Publication Date
8-2025
Abstract
In cross-cultural psychology there is a strong tradition of psychometric analysis of bias and invariance (equivalence) after collection of data in distinct populations with identical instruments developed in one population. This implies a focus on measurement outcomes and an operationalist orientation to science. Here we explore how a focus on joint development and content validity of instruments combined with relaxation of the demand of item identity can provide an additional perspective. Three points are addressed:(1) Any comparison between participants from two, or more, populations presumes a common quality (property, attribute) and requires a common measurement scale, a “standard of comparison”.

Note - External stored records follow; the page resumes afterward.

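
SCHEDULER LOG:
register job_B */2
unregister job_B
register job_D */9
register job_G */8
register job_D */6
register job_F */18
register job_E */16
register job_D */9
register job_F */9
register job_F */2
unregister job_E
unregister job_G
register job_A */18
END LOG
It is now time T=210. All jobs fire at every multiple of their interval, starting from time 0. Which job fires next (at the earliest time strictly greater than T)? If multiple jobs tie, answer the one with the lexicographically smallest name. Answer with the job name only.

Answer: job_F

Derivation:
Op 1: register job_B */2 -> active={job_B:*/2}
Op 2: unregister job_B -> active={}
Op 3: register job_D */9 -> active={job_D:*/9}
Op 4: register job_G */8 -> active={job_D:*/9, job_G:*/8}
Op 5: register job_D */6 -> active={job_D:*/6, job_G:*/8}
Op 6: register job_F */18 -> active={job_D:*/6, job_F:*/18, job_G:*/8}
Op 7: register job_E */16 -> active={job_D:*/6, job_E:*/16, job_F:*/18, job_G:*/8}
Op 8: register job_D */9 -> active={job_D:*/9, job_E:*/16, job_F:*/18, job_G:*/8}
Op 9: register job_F */9 -> active={job_D:*/9, job_E:*/16, job_F:*/9, job_G:*/8}
Op 10: register job_F */2 -> active={job_D:*/9, job_E:*/16, job_F:*/2, job_G:*/8}
Op 11: unregister job_E -> active={job_D:*/9, job_F:*/2, job_G:*/8}
Op 12: unregister job_G -> active={job_D:*/9, job_F:*/2}
Op 13: register job_A */18 -> active={job_A:*/18, job_D:*/9, job_F:*/2}
  job_A: interval 18, next fire after T=210 is 216
  job_D: interval 9, next fire after T=210 is 216
  job_F: interval 2, next fire after T=210 is 212
Earliest = 212, winner (lex tiebreak) = job_F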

(2) Stevens (1946) four levels of measurement are distinguished for a standard of comparison; this level (nominal, ordinal, interval, ratio) determines to which kinds of psychometric comparisons data are open.
(3) A standard of comparison can be based on an existing instrument that is transferred from one population to some other population, with or without modification. It can also be a newly developed instrument that may be based, but (we argue) need not be based, on a set of stimuli or items that is identical across populations.
Three considerations are mentioned: (i) representation of all participating populations at all stages of instrument development, (ii) emphasis on content validity, and (iii) various tools such as item banks and item parameters from IRT models that can help to derive a comparison standard from only partly overlapping item sets.